По пути он правда успевает сунуть любопытный нос в тренировочный зал — там было на что посмотреть, на ту же копию Рагнарека в расчерченном, и если Франкенштейн правильно понимает, еще рабочем магическом построении.
Был бы человеком, совсем человеком, решил бы, что кровью чертили, просто убрав ковер, но кровью это не было, не тот запах…
Мастер вздыхает, как Франкенштейну кажется, укоризненно, и ему почти стыдно. Почти.
Настолько, что он чуть было не устраивает привычную возню с чаем — Мастер не пускает, пальцы все так же плотно обхватывают запястье.
— Садись, — говорит он, — или ложись…
От последнего он не отказывается, устраиваясь на диване, и укладывая Мастеру голову на колени. Тот поглаживает его по волосам — вполне себе лекарство, как кажется Франкенштейну. По крайней мере, ему очень помогает. И спокойно становится разом.
— Сколько у нас времени?
— У Зейта надо спрашивать… по крайней мере, пока он не снимет свою остановку.
Франкенштейн прикрывает глаза. Хорошо, что тратился все же не Мастер.
Он почти задремывает — это уютно, приятно и безопасно. Почти.
— Я, наверное, никогда не привыкну к тому, что умираете вы окончательно, — тихо говорит Мастер. Все так же поглаживая его по волосам.
— Для нас Вечный Сон — это только сон, — поясняет он прежде, чем Франкенштейн успевает спросить, — это долгое время, но это не «навсегда». Как таковой окончательной смерти у нас нет. Это возможно, наверное, но я не знаю таких случаев.
Он все еще поглаживает своего человека по волосам.
— А вот в вашем случае даже душу потом искать бесполезно, личность разрушается после смерти. Иногда она воссоздается по образцу вновь, вся, включая память, но это редкие случаи.
— Но реальные? — уточняет Франкенштейн. Определяя направление, в котором стоит подумать. Не то, чтобы он торопился умирать, но… Мастер же сейчас прямыми словами говорил о том, что волнуется.
— Да, — подтверждает ноблесс, — и да.

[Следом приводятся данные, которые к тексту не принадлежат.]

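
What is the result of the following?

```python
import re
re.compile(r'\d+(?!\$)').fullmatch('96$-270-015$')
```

None

Because the assertion is negative and zero-width, positions next to the forbidden text are skipped.
`re.fullmatch` requires the pattern to consume the entire string.
Here the string isn't matched end-to-end, so the call returns None.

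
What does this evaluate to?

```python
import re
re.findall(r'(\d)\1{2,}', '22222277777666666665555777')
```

After group 1 captures some text, `\1` only succeeds where that same text appears again.
Scanning left to right: at [0:6] match '222222', group 1 = '2'; at [6:11] match '77777', group 1 = '7'; at [11:19] match '66666666', group 1 = '6'; at [19:23] match '5555', group 1 = '5'; at [23:26] match '777', group 1 = '7'.
Because there's exactly one group, `findall` drops the full match and keeps group 1 from each hit.

['2', '7', '6', '5', '7']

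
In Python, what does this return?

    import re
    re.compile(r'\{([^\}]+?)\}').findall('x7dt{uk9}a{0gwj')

With a single group, `findall` returns only what that group captured — 1 item.

['uk9']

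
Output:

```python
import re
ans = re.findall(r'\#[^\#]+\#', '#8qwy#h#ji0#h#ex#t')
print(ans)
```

['#8qwy#', '#ji0#', '#ex#']

With no groups in the pattern, `findall` gives back each whole match — 3 here.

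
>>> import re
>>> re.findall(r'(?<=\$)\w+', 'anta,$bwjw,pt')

['bwjw']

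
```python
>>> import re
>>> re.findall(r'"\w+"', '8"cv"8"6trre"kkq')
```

['"cv"', '"6trre"']

Since nothing is captured, `findall` lists the 2 matched substrings directly.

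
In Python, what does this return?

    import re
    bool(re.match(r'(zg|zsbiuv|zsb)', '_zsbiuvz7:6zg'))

`re.match` only tries the pattern at the start of the string.
Here position 0 doesn't satisfy it, so the call returns None, and `bool(None)` is False.

False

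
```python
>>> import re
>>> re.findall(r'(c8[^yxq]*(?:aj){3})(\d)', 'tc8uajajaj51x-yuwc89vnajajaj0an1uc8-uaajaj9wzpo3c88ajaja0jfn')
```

[('c8uajajaj', '5'), ('c89vnajajaj', '0')]

The pattern matches the literal 'c8', then zero or more of any character except [yxq], then the literal 'aj' repeated 3 times (captured); then a digit (captured).
Scanning left to right: at [1:11] match 'c8uajajaj5', groups = ('c8uajajaj', '5'); at [17:29] match 'c89vnajajaj0', groups = ('c89vnajajaj', '0').
With 2 capturing groups, `findall` returns a 2-tuple per match.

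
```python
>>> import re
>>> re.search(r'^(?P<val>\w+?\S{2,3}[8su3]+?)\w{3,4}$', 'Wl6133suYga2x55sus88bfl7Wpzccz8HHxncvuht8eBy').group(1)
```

'Wl6133suYga2x55sus88bfl7Wpzccz8HHxncvuht8'

The match spans [0:44] → 'Wl6133suYga2x55sus88bfl7Wpzccz8HHxncvuht8eBy'.
Captured: group 1 = 'Wl6133suYga2x55sus88bfl7Wpzccz8HHxncvuht8'.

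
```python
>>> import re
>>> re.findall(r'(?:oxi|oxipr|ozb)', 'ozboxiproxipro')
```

['ozb', 'oxi', 'oxi']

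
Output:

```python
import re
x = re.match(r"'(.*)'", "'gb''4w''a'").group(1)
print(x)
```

`match` is anchored at position 0; if the pattern doesn't fit there, it returns None.
The match spans [0:11] → "'gb''4w''a'".
Captured: group 1 = "gb''4w''a".

gb''4w''a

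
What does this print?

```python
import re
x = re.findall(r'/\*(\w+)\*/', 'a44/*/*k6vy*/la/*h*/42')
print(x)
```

['k6vy', 'h']

Scanning left to right: at [5:13] match '/*k6vy*/', group 1 = 'k6vy'; at [15:20] match '/*h*/', group 1 = 'h'.
`findall` collects group 1 from each match (2 total).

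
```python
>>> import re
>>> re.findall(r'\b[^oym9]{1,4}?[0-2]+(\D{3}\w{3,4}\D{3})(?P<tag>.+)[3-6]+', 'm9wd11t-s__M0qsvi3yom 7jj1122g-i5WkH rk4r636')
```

[('qsvi3yom ', '7jj1122g-i5WkH rk4r63')]

The pattern matches a word boundary (`\b`, zero-width); then 1 to 4 of any character except [oym9] (lazy), then one or more of a character in [0-2]; then exactly 3 of a non-digit, then 3 to 4 of a word character, then exactly 3 of a non-digit (captured); then one or more of any character (captured as 'tag'); then one or more of a character in [3-6].
2 groups means the one result is a tuple of 2 captured strings — 1 here.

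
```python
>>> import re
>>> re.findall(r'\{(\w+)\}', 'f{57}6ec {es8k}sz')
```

Walking the string: at [1:5] match '{57}', group 1 = '57'; at [9:15] match '{es8k}', group 1 = 'es8k'.
With a single group, `findall` returns only what that group captured — 2 items.

['57', 'es8k']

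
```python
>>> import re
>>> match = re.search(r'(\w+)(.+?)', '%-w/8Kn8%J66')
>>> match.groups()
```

('w', '/')

Pattern: one or more of a word character (captured); then one or more of any character (lazy) (captured).
`re.search` tries every starting position until one works.
The match spans [2:4] → 'w/'.
Captured: group 1 = 'w', group 2 = '/'.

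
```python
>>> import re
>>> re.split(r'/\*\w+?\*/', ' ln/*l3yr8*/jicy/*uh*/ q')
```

[' ln', 'jicy', ' q']

Each match becomes a cut point; 3 segments remain.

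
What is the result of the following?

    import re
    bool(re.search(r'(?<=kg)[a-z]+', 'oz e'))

False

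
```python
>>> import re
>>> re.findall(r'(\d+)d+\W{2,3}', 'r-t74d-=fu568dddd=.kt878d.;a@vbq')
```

['74', '568', '878']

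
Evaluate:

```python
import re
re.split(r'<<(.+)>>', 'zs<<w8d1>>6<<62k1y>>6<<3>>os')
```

The group in the pattern means `split` returns the separators' captures alongside the pieces.

['zs', 'w8d1>>6<<62k1y>>6<<3', 'os']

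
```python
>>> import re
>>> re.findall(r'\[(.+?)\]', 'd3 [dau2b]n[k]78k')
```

With the lazy modifier that quantifier settles for the fewest repetitions that let the rest of the pattern succeed (the atoms after it are unaffected and can still be greedy).
Walking the string: at [3:10] match '[dau2b]', group 1 = 'dau2b'; at [11:14] match '[k]', group 1 = 'k'.
Because there's exactly one group, `findall` drops the full match and keeps group 1 from each hit.

['dau2b', 'k']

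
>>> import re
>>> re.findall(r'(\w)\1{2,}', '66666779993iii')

['6', '9', 'i']

`\1` has to match the exact text group 1 already captured.
Walking the string: at [0:5] match '66666', group 1 = '6'; at [7:10] match '999', group 1 = '9'; at [11:14] match 'iii', group 1 = 'i'.
Because there's exactly one group, `findall` drops the full match and keeps group 1 from each hit.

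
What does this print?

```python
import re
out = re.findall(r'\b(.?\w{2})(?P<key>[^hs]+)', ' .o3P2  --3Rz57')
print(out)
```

[('o3P', '2  --3Rz57')]

Pattern: a word boundary (`\b`, zero-width); then optionally any character, then exactly 2 of a word character (captured); then one or more of any character except [hs] (captured as 'key').
Walking the string: at [2:15] match 'o3P2  --3Rz57', groups = ('o3P', '2  --3Rz57').
With 2 capturing groups, `findall` returns a 2-tuple per match.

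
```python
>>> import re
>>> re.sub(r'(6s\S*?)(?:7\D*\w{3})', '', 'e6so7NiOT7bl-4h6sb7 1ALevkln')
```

This matches the literal '6s', then zero or more of a non-whitespace character (lazy) (captured); then the literal '7', then zero or more of a non-digit, then exactly 3 of a word character (non-capturing group).
Every occurrence is swapped for ''.

'e-4hevkln'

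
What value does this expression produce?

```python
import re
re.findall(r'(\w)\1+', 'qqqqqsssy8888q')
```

['q', 's', '8']

`\1` is not a pattern — it's the concrete string captured by group 1, re-applied verbatim.
Matches: at [0:5] match 'qqqqq', group 1 = 'q'; at [5:8] match 'sss', group 1 = 's'; at [9:13] match '8888', group 1 = '8'.
With a single group, `findall` returns only what that group captured — 3 items.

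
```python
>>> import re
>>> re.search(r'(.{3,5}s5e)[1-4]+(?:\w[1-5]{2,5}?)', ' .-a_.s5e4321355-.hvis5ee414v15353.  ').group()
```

'.-a_.s5e4321355'

The pattern matches 3 to 5 of any character, then the literal 's5e' (captured); then one or more of a character in [1-4]; then a word character, then 2 to 5 of a character in [1-5] (lazy) (non-capturing group).
The match spans [1:16] → '.-a_.s5e4321355'.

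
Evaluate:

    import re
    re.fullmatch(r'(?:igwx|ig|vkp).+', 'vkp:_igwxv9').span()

`fullmatch` succeeds only if the pattern covers the string from start to end.
The match spans [0:11] → 'vkp:_igwxv9'.

(0, 11)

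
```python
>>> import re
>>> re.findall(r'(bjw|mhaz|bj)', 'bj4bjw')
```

['bj', 'bjw']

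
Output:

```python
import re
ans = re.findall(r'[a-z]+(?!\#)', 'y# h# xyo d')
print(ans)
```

`(?!…)`/`(?<!…)` only lets a position through if the neighbouring text does NOT match; no characters are consumed.
With no groups in the pattern, `findall` gives back each whole match — 2 here.

['xyo', 'd']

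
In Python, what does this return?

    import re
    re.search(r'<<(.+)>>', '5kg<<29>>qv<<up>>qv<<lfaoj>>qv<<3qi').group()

`re.search` tries every starting position until one works.
The match spans [3:28] → '<<29>>qv<<up>>qv<<lfaoj>>'.
Captured: group 1 = '29>>qv<<up>>qv<<lfaoj'.

'<<29>>qv<<up>>qv<<lfaoj>>'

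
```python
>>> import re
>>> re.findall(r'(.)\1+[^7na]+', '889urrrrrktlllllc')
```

['8']

`\1` has to match the exact text group 1 already captured.
Matches: at [0:17] match '889urrrrrktlllllc', group 1 = '8'.
`findall` collects group 1 from the one match (1 total).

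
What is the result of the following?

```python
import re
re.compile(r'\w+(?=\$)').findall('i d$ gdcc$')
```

['d', 'gdcc']

The `(?=…)`/`(?<=…)` assertion just peeks at neighbouring text; it doesn't advance the match position.
Walking the string: at [2:3] → 'd'; at [5:9] → 'gdcc'.
With no groups in the pattern, `findall` gives back each whole match — 2 here.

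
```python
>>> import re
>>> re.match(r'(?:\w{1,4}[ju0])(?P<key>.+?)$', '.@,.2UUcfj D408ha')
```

`re.match` only tries the pattern at the start of the string.
Here the string doesn't start with a match, so the call returns None.

None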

Я знал, что буду остро реагировать на угрозу в отношении тебя, но не ожидал, что настолько.
— Мне стоит быть осторожнее?
— Я не собираюсь обкладывать тебя в вату, — серьезно говорит Мастер, — это глупо. В крайнем случае я просто могу поделиться жизненными силами — при их избытке умереть практически невозможно, слишком быстро восстанавливается организм.
Его человек удивляется. Серьезно так.
— Что, даже без просьб быть осторожнее?
Он не обижается, нет, ему скорее интересно.
— Это будет твоим решением. И прав влиять на него у меня нет.
Франкенштейн быстро складывает два и два — это и «не навсегда». Любопытная разница менталитетов. Накладывающаяся на то, что вряд ли среди Охотников были откровенно слабые особи, не способные защитить себя.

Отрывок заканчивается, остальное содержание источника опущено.